The gist of it was that she and Mrs. Amberley had been discussing jewel robberies, and Mrs. Amberley had said that no place was safe for jewels if a clever thief was determined to get hold of them. They had been sitting by the morning-room fire, and the hiding-place in which she had always kept her own more valuable jewels was just at her side. She had not been able to refrain from mentioning it, and showing, under a promise of secrecy, where it was. You pressed a spring in the panelling, and found a recess in the stone of the thick wall behind.

That might well have been discovered by chance; but what no one who did not know of the secret would expect was that, by turning one of the solid-looking stones on a pivot, a further receptacle was disclosed.

No one had known of this but herself and husband, until she had told Mrs. Amberley.

She was accustomed to carry her more valuable jewels with her wherever she went, especially the pearl necklace, and the diamond star, which had also been stolen. This she valued for sentimental reasons, which she did not disclose to the Court. They were both in the secret receptacle when she showed it to Mrs. Amberley, as well as a few other cases containing more or less valuable jewels, none of which had been taken.

It was on the day before her party was to break up that she had showed Mrs. Amberley her hiding-place. She had not worn any of the jewels she had put there that evening, nor visited it again until a month later, when she was about to return to London. Then she had missed the necklace and the star. She had sent a telegram to her husband, who had come down at once, and after hearing her story had gone to see Mrs.

Amberley with her. Neither of them had any doubt that she was the only person who could possibly have taken the jewels, as she was the only person who knew where they were kept.

”Have you any questions to ask of the witness?”

”Yes.”

Mrs. Amberley spoke in a low-pitched vibrating voice. She was completely at her ease, and the contemptuous tone in which she asked her questions, and the significant pauses which she made after each confused voluble reply, not commenting upon it, but pa.s.sing on to the next question, would have been effective if she had been a skilled criminal lawyer, and was much more so considering what she was and what she had at stake.

”We have been intimate friends all our lives, you and I, haven't we?”

Lady Sedbergh admitted it, but explained that she would never have made an intimate friend of anyone who would behave in that way, if she had known what she was really like.

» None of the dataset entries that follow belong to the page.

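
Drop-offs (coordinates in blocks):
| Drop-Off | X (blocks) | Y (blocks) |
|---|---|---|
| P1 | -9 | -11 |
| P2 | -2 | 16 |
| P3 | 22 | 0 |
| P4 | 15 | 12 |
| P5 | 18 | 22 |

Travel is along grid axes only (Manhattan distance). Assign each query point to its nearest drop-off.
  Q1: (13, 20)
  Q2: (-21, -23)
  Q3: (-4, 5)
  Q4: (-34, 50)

Q1→P5; Q2→P1; Q3→P2; Q4→P2

Q1 at (13, 20):
  P1: |-22| + |-31| = 22 + 31 = 53 blocks
  P2: |-15| + |-4| = 15 + 4 = 19 blocks
  P3: |9| + |-20| = 9 + 20 = 29 blocks
  P4: |2| + |-8| = 2 + 8 = 10 blocks
  P5: |5| + |2| = 5 + 2 = 7 blocks
  → nearest: P5 (7 blocks)
Q2 at (-21, -23):
  P1: |12| + |12| = 12 + 12 = 24 blocks
  P2: |19| + |39| = 19 + 39 = 58 blocks
  P3: |43| + |23| = 43 + 23 = 66 blocks
  P4: |36| + |35| = 36 + 35 = 71 blocks
  P5: |39| + |45| = 39 + 45 = 84 blocks
  → nearest: P1 (24 blocks)
Q3 at (-4, 5):
  P1: |-5| + |-16| = 5 + 16 = 21 blocks
  P2: |2| + |11| = 2 + 11 = 13 blocks
  P3: |26| + |-5| = 26 + 5 = 31 blocks
  P4: |19| + |7| = 19 + 7 = 26 blocks
  P5: |22| + |17| = 22 + 17 = 39 blocks
  → nearest: P2 (13 blocks)
Q4 at (-34, 50):
  P1: |25| + |-61| = 25 + 61 = 86 blocks
  P2: |32| + |-34| = 32 + 34 = 66 blocks
  P3: |56| + |-50| = 56 + 50 = 106 blocks
  P4: |49| + |-38| = 49 + 38 = 87 blocks
  P5: |52| + |-28| = 52 + 28 = 80 blocks
  → nearest: P2 (66 blocks)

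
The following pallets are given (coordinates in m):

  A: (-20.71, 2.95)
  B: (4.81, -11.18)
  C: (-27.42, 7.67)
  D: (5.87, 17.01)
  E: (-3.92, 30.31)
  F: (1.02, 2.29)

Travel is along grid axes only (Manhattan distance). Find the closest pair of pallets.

Pairwise distances:
A–C: 11.43 m
B–F: 17.26 m
D–F: 19.57 m
A–F: 22.39 m
D–E: 23.09 m
B–D: 29.25 m
E–F: 32.96 m
C–F: 33.82 m
A–B: 39.65 m
A–D: 40.64 m
C–D: 42.63 m
A–E: 44.15 m
C–E: 46.14 m
B–E: 50.22 m
B–C: 51.08 m
Closest pair: A–C at 11.43 m.

A and C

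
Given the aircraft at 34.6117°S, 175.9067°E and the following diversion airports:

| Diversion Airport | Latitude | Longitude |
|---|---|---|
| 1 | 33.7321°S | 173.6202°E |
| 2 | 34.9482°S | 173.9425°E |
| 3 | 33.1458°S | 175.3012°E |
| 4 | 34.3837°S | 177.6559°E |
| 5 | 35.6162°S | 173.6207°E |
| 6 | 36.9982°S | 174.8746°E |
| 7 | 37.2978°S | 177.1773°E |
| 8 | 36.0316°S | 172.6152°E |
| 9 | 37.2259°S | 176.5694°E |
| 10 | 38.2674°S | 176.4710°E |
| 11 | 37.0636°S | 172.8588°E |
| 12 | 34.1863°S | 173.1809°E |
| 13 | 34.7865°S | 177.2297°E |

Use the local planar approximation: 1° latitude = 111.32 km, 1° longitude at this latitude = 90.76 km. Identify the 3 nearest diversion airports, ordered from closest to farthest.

Distances from 34.6117°S, 175.9067°E:
1: √((0.8796·111.32)² + (-2.2865·90.76)²) = √(9587.752989 + 43065.687617) = 229.4634 km
2: √((-0.3365·111.32)² + (-1.9642·90.76)²) = √(1403.190166 + 31780.475280) = 182.1638 km
3: √((1.4659·111.32)² + (-0.6055·90.76)²) = √(26629.013940 + 3020.071809) = 172.1891 km
4: √((0.2280·111.32)² + (1.7492·90.76)²) = √(644.193131 + 25203.909515) = 160.7735 km
5: √((-1.0045·111.32)² + (-2.2860·90.76)²) = √(12503.922622 + 43046.854913) = 235.6921 km
6: √((-2.3865·111.32)² + (-1.0321·90.76)²) = √(70577.987864 + 8774.705118) = 281.6961 km
7: √((-2.6861·111.32)² + (1.2706·90.76)²) = √(89410.958173 + 13298.623060) = 320.4834 km
8: √((-1.4199·111.32)² + (-3.2915·90.76)²) = √(24983.996691 + 89243.520331) = 337.9756 km
9: √((-2.6142·111.32)² + (0.6627·90.76)²) = √(84688.417170 + 3617.619747) = 297.1633 km
10: √((-3.6557·111.32)² + (0.5643·90.76)²) = √(165610.356790 + 2623.065135) = 410.1627 km
11: √((-2.4519·111.32)² + (-3.0479·90.76)²) = √(74499.250337 + 76522.720644) = 388.6155 km
12: √((0.4254·111.32)² + (-2.7258·90.76)²) = √(2242.546032 + 61203.597279) = 251.8852 km
13: √((-0.1748·111.32)² + (1.3230·90.76)²) = √(378.642407 + 14418.120897) = 121.6419 km
Sorted: 13 (121.6419 km) < 4 (160.7735 km) < 3 (172.1891 km) < 2 (182.1638 km) < 1 (229.4634 km) < …

13, 4, 3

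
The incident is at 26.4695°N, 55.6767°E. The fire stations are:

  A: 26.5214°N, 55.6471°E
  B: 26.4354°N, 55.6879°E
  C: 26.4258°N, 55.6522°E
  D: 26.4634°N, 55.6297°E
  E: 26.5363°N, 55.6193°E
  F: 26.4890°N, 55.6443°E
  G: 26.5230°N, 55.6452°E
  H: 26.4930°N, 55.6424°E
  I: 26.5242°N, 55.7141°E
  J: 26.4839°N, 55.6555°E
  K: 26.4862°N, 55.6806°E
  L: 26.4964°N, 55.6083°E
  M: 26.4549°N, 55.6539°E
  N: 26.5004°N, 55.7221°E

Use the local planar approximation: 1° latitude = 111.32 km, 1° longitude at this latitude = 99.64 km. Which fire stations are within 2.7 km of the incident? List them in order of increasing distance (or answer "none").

Distances from 26.4695°N, 55.6767°E:
A: √((0.0519·111.32)² + (-0.0296·99.64)²) = √(33.379599 + 8.698630) = 6.4868 km
B: √((-0.0341·111.32)² + (0.0112·99.64)²) = √(14.409707 + 1.245385) = 3.9567 km
C: √((-0.0437·111.32)² + (-0.0245·99.64)²) = √(23.665150 + 5.959360) = 5.4428 km
D: √((-0.0061·111.32)² + (-0.0470·99.64)²) = √(0.461112 + 21.931238) = 4.7321 km
E: √((0.0668·111.32)² + (-0.0574·99.64)²) = √(55.296714 + 32.710804) = 9.3812 km
F: √((0.0195·111.32)² + (-0.0324·99.64)²) = √(4.712112 + 10.422153) = 3.8903 km
G: √((0.0535·111.32)² + (-0.0315·99.64)²) = √(35.469410 + 9.851187) = 6.7321 km
H: √((0.0235·111.32)² + (-0.0343·99.64)²) = √(6.843561 + 11.680345) = 4.3039 km
I: √((0.0547·111.32)² + (0.0374·99.64)²) = √(37.078405 + 13.887071) = 7.1390 km
J: √((0.0144·111.32)² + (-0.0212·99.64)²) = √(2.569635 + 4.462099) = 2.6517 km
K: √((0.0167·111.32)² + (0.0039·99.64)²) = √(3.456045 + 0.151007) = 1.8992 km
L: √((0.0269·111.32)² + (-0.0684·99.64)²) = √(8.967078 + 46.449350) = 7.4442 km
M: √((-0.0146·111.32)² + (-0.0228·99.64)²) = √(2.641509 + 5.161039) = 2.7933 km
N: √((0.0309·111.32)² + (0.0454·99.64)²) = √(11.832141 + 20.463464) = 5.6829 km
Threshold 2.7 km: K (1.8992 km), J (2.6517 km) are within range.

K, J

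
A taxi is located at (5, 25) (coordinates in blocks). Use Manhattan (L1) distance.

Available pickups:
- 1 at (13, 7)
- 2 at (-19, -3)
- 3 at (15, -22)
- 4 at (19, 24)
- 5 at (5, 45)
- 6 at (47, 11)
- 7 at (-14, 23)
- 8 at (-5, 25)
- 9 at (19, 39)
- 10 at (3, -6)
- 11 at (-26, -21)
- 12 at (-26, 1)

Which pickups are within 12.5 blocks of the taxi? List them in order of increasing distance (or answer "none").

Distances from (5, 25):
1: |8| + |-18| = 8 + 18 = 26 blocks
2: |-24| + |-28| = 24 + 28 = 52 blocks
3: |10| + |-47| = 10 + 47 = 57 blocks
4: |14| + |-1| = 14 + 1 = 15 blocks
5: |0| + |20| = 0 + 20 = 20 blocks
6: |42| + |-14| = 42 + 14 = 56 blocks
7: |-19| + |-2| = 19 + 2 = 21 blocks
8: |-10| + |0| = 10 + 0 = 10 blocks
9: |14| + |14| = 14 + 14 = 28 blocks
10: |-2| + |-31| = 2 + 31 = 33 blocks
11: |-31| + |-46| = 31 + 46 = 77 blocks
12: |-31| + |-24| = 31 + 24 = 55 blocks
Threshold 12.5 blocks: 8 (10 blocks) is within range.

8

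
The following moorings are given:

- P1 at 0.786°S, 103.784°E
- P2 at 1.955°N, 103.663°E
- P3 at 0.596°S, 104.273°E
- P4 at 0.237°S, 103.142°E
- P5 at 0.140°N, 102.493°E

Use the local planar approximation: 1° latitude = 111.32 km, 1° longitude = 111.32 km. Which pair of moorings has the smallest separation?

Pairwise distances:
P1–P2: 305.425 km
P1–P3: 58.400 km
P1–P4: 94.035 km
P1–P5: 176.861 km
P2–P3: 291.983 km
P2–P4: 250.811 km
P2–P5: 240.387 km
P3–P4: 132.093 km
P3–P5: 214.420 km
P4–P5: 83.552 km
Closest pair: P1–P3 at 58.400 km.

P1 and P3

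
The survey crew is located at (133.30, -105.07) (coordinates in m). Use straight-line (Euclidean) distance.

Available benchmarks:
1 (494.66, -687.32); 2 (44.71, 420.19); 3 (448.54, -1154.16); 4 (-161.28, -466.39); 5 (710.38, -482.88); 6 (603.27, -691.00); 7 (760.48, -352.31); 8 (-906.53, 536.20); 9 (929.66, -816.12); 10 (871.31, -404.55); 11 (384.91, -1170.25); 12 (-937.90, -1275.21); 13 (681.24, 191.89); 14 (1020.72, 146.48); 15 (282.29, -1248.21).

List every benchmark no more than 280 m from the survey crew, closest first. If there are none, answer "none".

none

Distances from (133.30, -105.07):
1: √((361.36)² + (-582.25)²) = √(130581.0496 + 339015.0625) = 685.27 m
2: √((-88.59)² + (525.26)²) = √(7848.1881 + 275898.0676) = 532.68 m
3: √((315.24)² + (-1049.09)²) = √(99376.2576 + 1100589.8281) = 1095.43 m
4: √((-294.58)² + (-361.32)²) = √(86777.3764 + 130552.1424) = 466.19 m
5: √((577.08)² + (-377.81)²) = √(333021.3264 + 142740.3961) = 689.75 m
6: √((469.97)² + (-585.93)²) = √(220871.8009 + 343313.9649) = 751.12 m
7: √((627.18)² + (-247.24)²) = √(393354.7524 + 61127.6176) = 674.15 m
8: √((-1039.83)² + (641.27)²) = √(1081246.4289 + 411227.2129) = 1221.67 m
9: √((796.36)² + (-711.05)²) = √(634189.2496 + 505592.1025) = 1067.61 m
10: √((738.01)² + (-299.48)²) = √(544658.7601 + 89688.2704) = 796.46 m
11: √((251.61)² + (-1065.18)²) = √(63307.5921 + 1134608.4324) = 1094.49 m
12: √((-1071.20)² + (-1170.14)²) = √(1147469.4400 + 1369227.6196) = 1586.41 m
13: √((547.94)² + (296.96)²) = √(300238.2436 + 88185.2416) = 623.24 m
14: √((887.42)² + (251.55)²) = √(787514.2564 + 63277.4025) = 922.38 m
15: √((148.99)² + (-1143.14)²) = √(22198.0201 + 1306769.0596) = 1152.81 m
Threshold 280 m: none within range.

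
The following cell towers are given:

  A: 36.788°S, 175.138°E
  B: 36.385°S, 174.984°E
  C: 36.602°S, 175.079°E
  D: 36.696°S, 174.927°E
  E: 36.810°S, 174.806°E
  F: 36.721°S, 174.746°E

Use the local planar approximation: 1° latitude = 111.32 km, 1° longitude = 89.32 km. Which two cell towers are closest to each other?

E and F

Pairwise distances:
A–B: √((0.403·111.32)² + (-0.154·89.32)²) = √(2012.59546 + 189.20773) = 46.923 km
A–C: √((0.186·111.32)² + (-0.059·89.32)²) = √(428.71856 + 27.77164) = 21.366 km
A–D: √((0.092·111.32)² + (-0.211·89.32)²) = √(104.88709 + 355.19132) = 21.449 km
A–E: √((-0.022·111.32)² + (-0.332·89.32)²) = √(5.99780 + 879.37395) = 29.755 km
A–F: √((0.067·111.32)² + (-0.392·89.32)²) = √(55.62833 + 1225.94098) = 35.799 km
B–C: √((-0.217·111.32)² + (0.095·89.32)²) = √(583.53359 + 72.00201) = 25.603 km
B–D: √((-0.311·111.32)² + (-0.057·89.32)²) = √(1198.58041 + 25.92072) = 34.993 km
B–E: √((-0.425·111.32)² + (-0.178·89.32)²) = √(2238.33072 + 252.77693) = 49.911 km
B–F: √((-0.336·111.32)² + (-0.238·89.32)²) = √(1399.02331 + 451.90937) = 43.022 km
C–D: √((-0.094·111.32)² + (-0.152·89.32)²) = √(109.49697 + 184.32515) = 17.141 km
C–E: √((-0.208·111.32)² + (-0.273·89.32)²) = √(536.13365 + 594.59701) = 33.626 km
C–F: √((-0.119·111.32)² + (-0.333·89.32)²) = √(175.48513 + 884.67936) = 32.560 km
D–E: √((-0.114·111.32)² + (-0.121·89.32)²) = √(161.04828 + 116.80681) = 16.669 km
D–F: √((-0.025·111.32)² + (-0.181·89.32)²) = √(7.74509 + 261.36930) = 16.405 km
E–F: √((0.089·111.32)² + (-0.060·89.32)²) = √(98.15816 + 28.72102) = 11.264 km
Closest pair: E–F at 11.264 km.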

She was permitted to have her say out, with those scornful eyes fixed on her, until she trailed off into ineffective silence, when the next question came.

”What was the first thing that I said to you when you had shown me the cupboard, and shut it up again?”

It needed more than one intervention on the part of the magistrate before it was elicited that Mrs. Amberley had said, ”Well, now, if anything happens you can't accuse me. You would know I should be the last person.” Lady Sedbergh volunteered the additional information that she had remembered those words, and even repeated them to her husband, but added that she put them down to Mrs. Amberley's cunning.

”But isn't it true that if I had stolen your necklace I should have known positively that you would have suspected me at once?”